Simplicial complexes and matroids with vanishing $T^2$

TL;DR

This paper explores the conditions under which the second cotangent cohomology module $T^2$ vanishes for quotients by radical monomial ideals, linking algebraic properties to combinatorial structures like simplicial complexes and matroids.

Contribution

It provides a complete characterization of when $T^2$ vanishes for certain complexes and matroids, including a full list for one-dimensional complexes and results for matroids of low corank.

Findings

Vanishing of $T^2$ depends solely on the combinatorics of the simplicial complex.

Complete characterization of $T^2=0$ for one-dimensional complexes.

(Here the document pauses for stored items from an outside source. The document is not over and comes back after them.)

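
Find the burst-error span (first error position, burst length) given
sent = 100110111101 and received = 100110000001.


XOR: 000000111100

Burst at position 6, length 4


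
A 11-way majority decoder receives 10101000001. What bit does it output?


Ones: 4 out of 11
Threshold: 6

0 (4/11 voted 1)


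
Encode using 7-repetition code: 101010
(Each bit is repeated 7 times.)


Each bit -> 7 copies

111111100000001111111000000011111110000000


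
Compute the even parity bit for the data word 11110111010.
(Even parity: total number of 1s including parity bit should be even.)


Number of 1s in data: 8
Parity bit: 0

0


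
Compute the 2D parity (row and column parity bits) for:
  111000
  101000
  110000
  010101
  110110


Row parities: 10010
Column parities: 000011

Row P: 10010, Col P: 000011, Corner: 0


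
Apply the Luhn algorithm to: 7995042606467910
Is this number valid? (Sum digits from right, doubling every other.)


Luhn sum = 78
78 mod 10 = 8

Invalid (Luhn sum mod 10 = 8)


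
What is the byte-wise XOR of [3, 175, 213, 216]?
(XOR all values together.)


XOR chain: 3 ^ 175 ^ 213 ^ 216 = 161

161


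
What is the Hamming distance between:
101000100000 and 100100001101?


XOR: 001100101101
Count of 1s: 6

6


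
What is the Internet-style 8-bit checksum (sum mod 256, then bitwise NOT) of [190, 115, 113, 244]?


Sum = 662 mod 256 = 150
Complement = 105

105


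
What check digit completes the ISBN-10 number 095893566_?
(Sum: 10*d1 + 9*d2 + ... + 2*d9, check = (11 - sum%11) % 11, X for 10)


Weighted sum: 296
296 mod 11 = 10

Check digit: 1


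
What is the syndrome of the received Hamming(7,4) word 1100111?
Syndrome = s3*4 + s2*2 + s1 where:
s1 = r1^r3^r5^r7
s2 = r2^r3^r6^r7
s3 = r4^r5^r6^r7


s1=1, s2=1, s3=1

Syndrome = 7 (error at position 7)


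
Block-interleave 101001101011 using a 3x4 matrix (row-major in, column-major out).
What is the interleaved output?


Matrix:
  1010
  0110
  1011
Read columns: 101010111001

101010111001


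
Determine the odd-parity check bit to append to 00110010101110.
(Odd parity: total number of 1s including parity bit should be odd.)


Number of 1s in data: 7
Parity bit: 0

0


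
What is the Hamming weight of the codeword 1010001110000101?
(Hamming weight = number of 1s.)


Counting 1s in 1010001110000101

7


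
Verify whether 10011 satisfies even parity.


Number of 1s: 3

No, parity error (3 ones)


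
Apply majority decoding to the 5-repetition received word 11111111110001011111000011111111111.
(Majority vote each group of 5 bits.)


Groups: 11111, 11111, 00010, 11111, 00001, 11111, 11111
Majority votes: 1101011

1101011


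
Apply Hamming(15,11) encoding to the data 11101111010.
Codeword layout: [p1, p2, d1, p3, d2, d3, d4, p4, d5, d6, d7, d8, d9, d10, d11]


Parity bits: p1=0, p2=1, p3=0, p4=1

011011011111010


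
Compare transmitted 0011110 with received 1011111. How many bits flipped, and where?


XOR: 1000001

2 error(s) at position(s): 0, 6


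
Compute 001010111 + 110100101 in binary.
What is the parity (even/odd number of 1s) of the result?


001010111 = 87
110100101 = 421
Sum = 508 = 111111100
1s count = 7

odd parity (7 ones in 111111100)


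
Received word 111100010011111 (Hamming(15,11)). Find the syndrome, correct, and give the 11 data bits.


Syndrome = 7: error at position 7

Data: 10010011111 (corrected bit 7)


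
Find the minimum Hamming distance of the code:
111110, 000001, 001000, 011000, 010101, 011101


Comparing all pairs, minimum distance: 1
Can detect 0 errors, correct 0 errors

1


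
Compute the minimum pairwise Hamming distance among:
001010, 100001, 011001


Comparing all pairs, minimum distance: 3
Can detect 2 errors, correct 1 errors

3


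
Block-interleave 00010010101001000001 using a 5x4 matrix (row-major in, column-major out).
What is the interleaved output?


Matrix:
  0001
  0010
  1010
  0100
  0001
Read columns: 00100000100110010001

00100000100110010001


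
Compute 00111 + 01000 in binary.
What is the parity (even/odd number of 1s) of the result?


00111 = 7
01000 = 8
Sum = 15 = 1111
1s count = 4

even parity (4 ones in 1111)


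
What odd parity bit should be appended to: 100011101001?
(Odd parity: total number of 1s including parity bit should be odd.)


Number of 1s in data: 6
Parity bit: 1

1


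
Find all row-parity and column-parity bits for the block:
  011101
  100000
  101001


Row parities: 011
Column parities: 010100

Row P: 011, Col P: 010100, Corner: 0


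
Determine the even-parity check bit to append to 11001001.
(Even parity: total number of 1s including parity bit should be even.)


Number of 1s in data: 4
Parity bit: 0

0


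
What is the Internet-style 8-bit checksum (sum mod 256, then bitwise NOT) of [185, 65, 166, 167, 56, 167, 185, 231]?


Sum = 1222 mod 256 = 198
Complement = 57

57


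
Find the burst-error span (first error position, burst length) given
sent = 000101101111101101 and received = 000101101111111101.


XOR: 000000000000010000

Burst at position 13, length 1


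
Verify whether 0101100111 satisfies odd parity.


Number of 1s: 6

No, parity error (6 ones)


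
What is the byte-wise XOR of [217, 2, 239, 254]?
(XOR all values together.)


XOR chain: 217 ^ 2 ^ 239 ^ 254 = 202

202


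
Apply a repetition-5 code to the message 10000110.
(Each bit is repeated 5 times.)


Each bit -> 5 copies

1111100000000000000000000111111111100000


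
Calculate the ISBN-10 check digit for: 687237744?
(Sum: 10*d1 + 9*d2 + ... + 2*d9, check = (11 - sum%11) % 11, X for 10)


Weighted sum: 303
303 mod 11 = 6

Check digit: 5


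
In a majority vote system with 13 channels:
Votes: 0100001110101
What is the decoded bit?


Ones: 6 out of 13
Threshold: 7

0 (6/13 voted 1)


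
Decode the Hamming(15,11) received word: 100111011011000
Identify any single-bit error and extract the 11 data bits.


Syndrome = 0: no error detected

Data: 01101011000 (no errors)


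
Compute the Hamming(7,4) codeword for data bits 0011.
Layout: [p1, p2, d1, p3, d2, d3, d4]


Parity bits: p1=1, p2=0, p3=0

1000011


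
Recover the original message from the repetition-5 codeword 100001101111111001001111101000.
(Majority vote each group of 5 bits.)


Groups: 10000, 11011, 11111, 00100, 11111, 01000
Majority votes: 011010

011010


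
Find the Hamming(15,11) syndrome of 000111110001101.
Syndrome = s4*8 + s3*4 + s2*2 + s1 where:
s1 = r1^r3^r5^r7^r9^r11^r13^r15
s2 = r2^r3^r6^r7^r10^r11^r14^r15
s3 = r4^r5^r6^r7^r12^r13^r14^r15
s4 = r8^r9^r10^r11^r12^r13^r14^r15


s1=0, s2=1, s3=1, s4=0

Syndrome = 6 (error at position 6)


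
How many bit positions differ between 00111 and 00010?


XOR: 00101
Count of 1s: 2

2


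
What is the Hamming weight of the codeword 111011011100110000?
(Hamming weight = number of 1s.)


Counting 1s in 111011011100110000

10


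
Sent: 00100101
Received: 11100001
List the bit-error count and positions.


XOR: 11000100

3 error(s) at position(s): 0, 1, 5


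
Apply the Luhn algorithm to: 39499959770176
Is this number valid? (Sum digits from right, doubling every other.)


Luhn sum = 84
84 mod 10 = 4

Invalid (Luhn sum mod 10 = 4)


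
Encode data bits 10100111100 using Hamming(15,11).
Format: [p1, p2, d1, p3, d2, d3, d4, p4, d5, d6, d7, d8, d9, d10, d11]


Parity bits: p1=1, p2=0, p3=1, p4=0

101101000111100


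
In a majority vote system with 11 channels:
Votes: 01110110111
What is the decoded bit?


Ones: 8 out of 11
Threshold: 6

1 (8/11 voted 1)


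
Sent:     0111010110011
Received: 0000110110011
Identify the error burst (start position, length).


XOR: 0111100000000

Burst at position 1, length 4


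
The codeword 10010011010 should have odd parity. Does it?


Number of 1s: 5

Yes, parity is correct (5 ones)


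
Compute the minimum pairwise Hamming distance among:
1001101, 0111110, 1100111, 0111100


Comparing all pairs, minimum distance: 1
Can detect 0 errors, correct 0 errors

1


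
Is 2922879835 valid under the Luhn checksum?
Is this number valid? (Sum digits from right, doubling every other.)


Luhn sum = 61
61 mod 10 = 1

Invalid (Luhn sum mod 10 = 1)


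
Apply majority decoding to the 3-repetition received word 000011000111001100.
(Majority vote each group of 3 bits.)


Groups: 000, 011, 000, 111, 001, 100
Majority votes: 010100

010100


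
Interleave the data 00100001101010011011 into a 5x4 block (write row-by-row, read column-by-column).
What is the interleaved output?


Matrix:
  0010
  0001
  1010
  1001
  1011
Read columns: 00111000001010101011

00111000001010101011


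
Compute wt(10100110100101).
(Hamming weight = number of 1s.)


Counting 1s in 10100110100101

7


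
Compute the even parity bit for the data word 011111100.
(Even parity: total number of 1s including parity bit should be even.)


Number of 1s in data: 6
Parity bit: 0

0


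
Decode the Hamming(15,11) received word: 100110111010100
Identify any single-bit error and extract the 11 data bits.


Syndrome = 0: no error detected

Data: 01011010100 (no errors)


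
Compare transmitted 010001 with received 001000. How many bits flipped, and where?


XOR: 011001

3 error(s) at position(s): 1, 2, 5


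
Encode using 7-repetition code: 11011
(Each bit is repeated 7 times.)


Each bit -> 7 copies

11111111111111000000011111111111111


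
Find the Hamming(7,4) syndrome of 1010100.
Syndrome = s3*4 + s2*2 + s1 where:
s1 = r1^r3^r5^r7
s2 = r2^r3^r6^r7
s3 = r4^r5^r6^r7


s1=1, s2=1, s3=1

Syndrome = 7 (error at position 7)


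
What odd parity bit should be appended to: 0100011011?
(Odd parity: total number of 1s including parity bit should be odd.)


Number of 1s in data: 5
Parity bit: 0

0


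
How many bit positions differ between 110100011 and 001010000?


XOR: 111110011
Count of 1s: 7

7


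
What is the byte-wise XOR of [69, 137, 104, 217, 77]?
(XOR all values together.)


XOR chain: 69 ^ 137 ^ 104 ^ 217 ^ 77 = 48

48


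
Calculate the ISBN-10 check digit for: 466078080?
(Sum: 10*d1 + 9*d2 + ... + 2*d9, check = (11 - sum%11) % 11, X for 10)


Weighted sum: 248
248 mod 11 = 6

Check digit: 5


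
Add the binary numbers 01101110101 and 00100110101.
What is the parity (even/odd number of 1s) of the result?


01101110101 = 885
00100110101 = 309
Sum = 1194 = 10010101010
1s count = 5

odd parity (5 ones in 10010101010)


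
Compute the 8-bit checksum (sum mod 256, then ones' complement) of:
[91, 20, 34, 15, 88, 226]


Sum = 474 mod 256 = 218
Complement = 37

37


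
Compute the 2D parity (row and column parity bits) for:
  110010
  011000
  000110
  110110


Row parities: 1000
Column parities: 011010

Row P: 1000, Col P: 011010, Corner: 1


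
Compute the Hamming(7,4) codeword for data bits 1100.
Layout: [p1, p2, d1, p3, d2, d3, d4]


Parity bits: p1=0, p2=1, p3=1

0111100


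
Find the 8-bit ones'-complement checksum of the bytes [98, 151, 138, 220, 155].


Sum = 762 mod 256 = 250
Complement = 5

5


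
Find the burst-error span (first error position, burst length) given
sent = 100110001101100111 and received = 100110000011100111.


XOR: 000000001110000000

Burst at position 8, length 3


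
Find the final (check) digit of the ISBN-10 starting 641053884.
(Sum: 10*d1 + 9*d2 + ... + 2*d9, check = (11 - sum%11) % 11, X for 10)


Weighted sum: 213
213 mod 11 = 4

Check digit: 7


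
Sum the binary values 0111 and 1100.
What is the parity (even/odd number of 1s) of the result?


0111 = 7
1100 = 12
Sum = 19 = 10011
1s count = 3

odd parity (3 ones in 10011)


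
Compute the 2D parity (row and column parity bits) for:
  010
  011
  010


Row parities: 101
Column parities: 011

Row P: 101, Col P: 011, Corner: 0


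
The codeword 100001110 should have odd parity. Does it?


Number of 1s: 4

No, parity error (4 ones)


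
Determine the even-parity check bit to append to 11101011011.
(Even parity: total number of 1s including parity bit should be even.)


Number of 1s in data: 8
Parity bit: 0

0


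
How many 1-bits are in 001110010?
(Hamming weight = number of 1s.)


Counting 1s in 001110010

4


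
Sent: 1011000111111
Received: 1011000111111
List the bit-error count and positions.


XOR: 0000000000000

0 errors (received matches sent)


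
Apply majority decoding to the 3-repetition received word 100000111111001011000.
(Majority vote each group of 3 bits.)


Groups: 100, 000, 111, 111, 001, 011, 000
Majority votes: 0011010

0011010


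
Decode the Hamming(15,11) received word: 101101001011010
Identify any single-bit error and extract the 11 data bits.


Syndrome = 0: no error detected

Data: 10101011010 (no errors)


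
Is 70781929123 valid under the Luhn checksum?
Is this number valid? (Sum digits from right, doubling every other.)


Luhn sum = 50
50 mod 10 = 0

Valid (Luhn sum mod 10 = 0)


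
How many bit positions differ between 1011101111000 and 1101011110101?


XOR: 0110110001101
Count of 1s: 7

7


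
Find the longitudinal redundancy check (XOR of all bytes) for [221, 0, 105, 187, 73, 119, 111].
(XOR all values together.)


XOR chain: 221 ^ 0 ^ 105 ^ 187 ^ 73 ^ 119 ^ 111 = 94

94


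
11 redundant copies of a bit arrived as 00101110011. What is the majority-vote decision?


Ones: 6 out of 11
Threshold: 6

1 (6/11 voted 1)


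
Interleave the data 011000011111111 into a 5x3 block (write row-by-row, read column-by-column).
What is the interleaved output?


Matrix:
  011
  000
  011
  111
  111
Read columns: 000111011110111

000111011110111


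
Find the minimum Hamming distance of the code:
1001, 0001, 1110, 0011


Comparing all pairs, minimum distance: 1
Can detect 0 errors, correct 0 errors

1


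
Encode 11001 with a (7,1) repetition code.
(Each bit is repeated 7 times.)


Each bit -> 7 copies

11111111111111000000000000001111111


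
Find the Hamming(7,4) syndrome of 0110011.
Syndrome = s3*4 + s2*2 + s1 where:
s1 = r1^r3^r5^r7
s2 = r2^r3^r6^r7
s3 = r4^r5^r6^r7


s1=0, s2=0, s3=0

Syndrome = 0 (no error)


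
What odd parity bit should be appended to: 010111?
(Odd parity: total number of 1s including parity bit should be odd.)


Number of 1s in data: 4
Parity bit: 1

1


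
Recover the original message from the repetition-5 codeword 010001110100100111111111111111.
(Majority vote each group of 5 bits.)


Groups: 01000, 11101, 00100, 11111, 11111, 11111
Majority votes: 010111

010111


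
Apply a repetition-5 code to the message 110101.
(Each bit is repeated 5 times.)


Each bit -> 5 copies

111111111100000111110000011111


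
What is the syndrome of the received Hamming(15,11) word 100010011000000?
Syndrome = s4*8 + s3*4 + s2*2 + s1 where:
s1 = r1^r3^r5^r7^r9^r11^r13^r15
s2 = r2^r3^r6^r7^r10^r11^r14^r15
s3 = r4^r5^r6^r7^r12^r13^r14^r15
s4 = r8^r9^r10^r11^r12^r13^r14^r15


s1=1, s2=0, s3=1, s4=0

Syndrome = 5 (error at position 5)


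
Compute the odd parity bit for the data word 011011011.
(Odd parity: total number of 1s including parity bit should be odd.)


Number of 1s in data: 6
Parity bit: 1

1


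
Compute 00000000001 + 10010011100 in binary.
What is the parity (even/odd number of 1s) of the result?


00000000001 = 1
10010011100 = 1180
Sum = 1181 = 10010011101
1s count = 6

even parity (6 ones in 10010011101)


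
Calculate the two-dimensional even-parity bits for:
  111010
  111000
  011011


Row parities: 010
Column parities: 011001

Row P: 010, Col P: 011001, Corner: 1


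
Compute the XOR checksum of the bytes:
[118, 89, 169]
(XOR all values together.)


XOR chain: 118 ^ 89 ^ 169 = 134

134


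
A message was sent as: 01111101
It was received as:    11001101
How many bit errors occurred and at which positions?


XOR: 10110000

3 error(s) at position(s): 0, 2, 3


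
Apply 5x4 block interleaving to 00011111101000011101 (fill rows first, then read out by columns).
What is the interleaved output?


Matrix:
  0001
  1111
  1010
  0001
  1101
Read columns: 01101010010110011011

01101010010110011011


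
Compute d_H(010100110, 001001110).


XOR: 011101000
Count of 1s: 4

4


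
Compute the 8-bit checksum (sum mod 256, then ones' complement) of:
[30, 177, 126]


Sum = 333 mod 256 = 77
Complement = 178

178


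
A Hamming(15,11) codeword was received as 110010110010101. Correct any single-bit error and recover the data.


Syndrome = 0: no error detected

Data: 01010010101 (no errors)


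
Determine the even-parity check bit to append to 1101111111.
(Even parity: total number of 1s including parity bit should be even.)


Number of 1s in data: 9
Parity bit: 1

1


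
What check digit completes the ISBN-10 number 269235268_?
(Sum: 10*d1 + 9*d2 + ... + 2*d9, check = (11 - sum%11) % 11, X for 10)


Weighted sum: 245
245 mod 11 = 3

Check digit: 8


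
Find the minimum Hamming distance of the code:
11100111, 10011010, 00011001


Comparing all pairs, minimum distance: 3
Can detect 2 errors, correct 1 errors

3


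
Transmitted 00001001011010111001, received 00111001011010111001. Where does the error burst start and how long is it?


XOR: 00110000000000000000

Burst at position 2, length 2


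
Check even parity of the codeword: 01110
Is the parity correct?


Number of 1s: 3

No, parity error (3 ones)


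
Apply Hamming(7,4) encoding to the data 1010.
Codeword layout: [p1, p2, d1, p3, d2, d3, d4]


Parity bits: p1=1, p2=0, p3=1

1011010


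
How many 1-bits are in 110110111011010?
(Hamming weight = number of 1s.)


Counting 1s in 110110111011010

10


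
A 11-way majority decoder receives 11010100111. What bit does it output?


Ones: 7 out of 11
Threshold: 6

1 (7/11 voted 1)


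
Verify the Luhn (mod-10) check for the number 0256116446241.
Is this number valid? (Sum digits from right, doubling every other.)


Luhn sum = 47
47 mod 10 = 7

Invalid (Luhn sum mod 10 = 7)


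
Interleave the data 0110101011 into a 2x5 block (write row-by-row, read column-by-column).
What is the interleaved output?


Matrix:
  01101
  01011
Read columns: 0011100111

0011100111


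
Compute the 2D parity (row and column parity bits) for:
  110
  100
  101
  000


Row parities: 0100
Column parities: 111

Row P: 0100, Col P: 111, Corner: 1


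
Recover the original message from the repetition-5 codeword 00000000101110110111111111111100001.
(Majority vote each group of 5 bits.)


Groups: 00000, 00010, 11101, 10111, 11111, 11111, 00001
Majority votes: 0011110

0011110


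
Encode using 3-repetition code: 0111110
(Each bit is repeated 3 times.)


Each bit -> 3 copies

000111111111111111000


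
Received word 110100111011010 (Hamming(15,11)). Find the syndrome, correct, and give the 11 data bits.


Syndrome = 8: error at position 8

Data: 00011011010 (corrected bit 8)


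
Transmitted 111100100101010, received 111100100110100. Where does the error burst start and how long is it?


XOR: 000000000011110

Burst at position 10, length 4


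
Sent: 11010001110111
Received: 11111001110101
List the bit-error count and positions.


XOR: 00101000000010

3 error(s) at position(s): 2, 4, 12


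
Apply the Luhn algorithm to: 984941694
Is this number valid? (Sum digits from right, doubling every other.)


Luhn sum = 54
54 mod 10 = 4

Invalid (Luhn sum mod 10 = 4)


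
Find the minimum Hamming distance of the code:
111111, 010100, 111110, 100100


Comparing all pairs, minimum distance: 1
Can detect 0 errors, correct 0 errors

1


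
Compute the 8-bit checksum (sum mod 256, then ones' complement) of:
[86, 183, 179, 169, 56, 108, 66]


Sum = 847 mod 256 = 79
Complement = 176

176


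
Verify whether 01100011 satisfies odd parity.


Number of 1s: 4

No, parity error (4 ones)


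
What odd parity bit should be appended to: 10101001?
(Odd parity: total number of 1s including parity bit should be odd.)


Number of 1s in data: 4
Parity bit: 1

1


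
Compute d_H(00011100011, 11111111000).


XOR: 11100011011
Count of 1s: 7

7


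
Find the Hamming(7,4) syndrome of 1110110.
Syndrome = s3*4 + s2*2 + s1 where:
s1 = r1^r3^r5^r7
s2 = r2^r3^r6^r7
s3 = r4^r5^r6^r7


s1=1, s2=1, s3=0

Syndrome = 3 (error at position 3)


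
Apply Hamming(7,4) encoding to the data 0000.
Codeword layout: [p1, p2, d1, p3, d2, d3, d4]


Parity bits: p1=0, p2=0, p3=0

0000000


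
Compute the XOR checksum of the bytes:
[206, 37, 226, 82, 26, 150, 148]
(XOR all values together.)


XOR chain: 206 ^ 37 ^ 226 ^ 82 ^ 26 ^ 150 ^ 148 = 67

67


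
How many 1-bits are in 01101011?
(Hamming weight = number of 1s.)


Counting 1s in 01101011

5


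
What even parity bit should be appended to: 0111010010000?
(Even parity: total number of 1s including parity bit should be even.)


Number of 1s in data: 5
Parity bit: 1

1


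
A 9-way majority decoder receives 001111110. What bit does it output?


Ones: 6 out of 9
Threshold: 5

1 (6/9 voted 1)


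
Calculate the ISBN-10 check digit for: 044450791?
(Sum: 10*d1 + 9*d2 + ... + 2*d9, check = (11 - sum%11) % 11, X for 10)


Weighted sum: 183
183 mod 11 = 7

Check digit: 4


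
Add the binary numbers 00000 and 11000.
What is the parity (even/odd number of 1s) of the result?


00000 = 0
11000 = 24
Sum = 24 = 11000
1s count = 2

even parity (2 ones in 11000)


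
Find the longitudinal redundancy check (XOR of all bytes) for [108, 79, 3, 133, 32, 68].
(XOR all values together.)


XOR chain: 108 ^ 79 ^ 3 ^ 133 ^ 32 ^ 68 = 193

193


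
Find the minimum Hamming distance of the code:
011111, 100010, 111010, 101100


Comparing all pairs, minimum distance: 2
Can detect 1 errors, correct 0 errors

2


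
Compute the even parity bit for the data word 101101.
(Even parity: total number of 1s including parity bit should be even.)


Number of 1s in data: 4
Parity bit: 0

0


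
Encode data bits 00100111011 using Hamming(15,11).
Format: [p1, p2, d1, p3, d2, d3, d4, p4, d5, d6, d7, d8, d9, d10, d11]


Parity bits: p1=0, p2=1, p3=0, p4=1

010001010111011


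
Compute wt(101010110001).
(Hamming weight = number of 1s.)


Counting 1s in 101010110001

6


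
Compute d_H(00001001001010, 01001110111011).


XOR: 01000111110001
Count of 1s: 7

7


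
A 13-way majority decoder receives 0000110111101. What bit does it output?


Ones: 7 out of 13
Threshold: 7

1 (7/13 voted 1)


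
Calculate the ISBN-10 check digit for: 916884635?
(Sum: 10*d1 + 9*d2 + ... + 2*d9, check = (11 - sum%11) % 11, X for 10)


Weighted sum: 314
314 mod 11 = 6

Check digit: 5


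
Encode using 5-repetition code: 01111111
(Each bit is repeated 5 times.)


Each bit -> 5 copies

0000011111111111111111111111111111111111


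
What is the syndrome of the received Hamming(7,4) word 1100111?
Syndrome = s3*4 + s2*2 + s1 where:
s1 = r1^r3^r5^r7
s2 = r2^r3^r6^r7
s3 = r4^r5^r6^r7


s1=1, s2=1, s3=1

Syndrome = 7 (error at position 7)


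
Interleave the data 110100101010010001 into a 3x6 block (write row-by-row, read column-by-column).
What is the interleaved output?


Matrix:
  110100
  101010
  010001
Read columns: 110101010100010001

110101010100010001


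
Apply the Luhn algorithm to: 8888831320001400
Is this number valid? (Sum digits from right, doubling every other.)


Luhn sum = 55
55 mod 10 = 5

Invalid (Luhn sum mod 10 = 5)


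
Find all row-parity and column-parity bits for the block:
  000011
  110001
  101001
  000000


Row parities: 0110
Column parities: 011011

Row P: 0110, Col P: 011011, Corner: 0


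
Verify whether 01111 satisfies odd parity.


Number of 1s: 4

No, parity error (4 ones)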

Proved $T^2$ vanishes for all matroids of corank at most two.

Abstract

We investigate quotients by radical monomial ideals for which $T^2$, the second cotangent cohomology module, vanishes. The dimension of the graded components of $T^2$, and thus their vanishing, depends only on the combinatorics of the corresponding simplicial complex. We give both a complete characterization and a full list of one dimensional complexes with $T^2=0$. We characterize the graded components of $T^2$ when the simplicial complex is a uniform matroid. Finally, we show that $T^2$ vanishes for all matroids of corank at most two and conjecture that all connected matroids with vanishing $T^2$ are of corank at most two.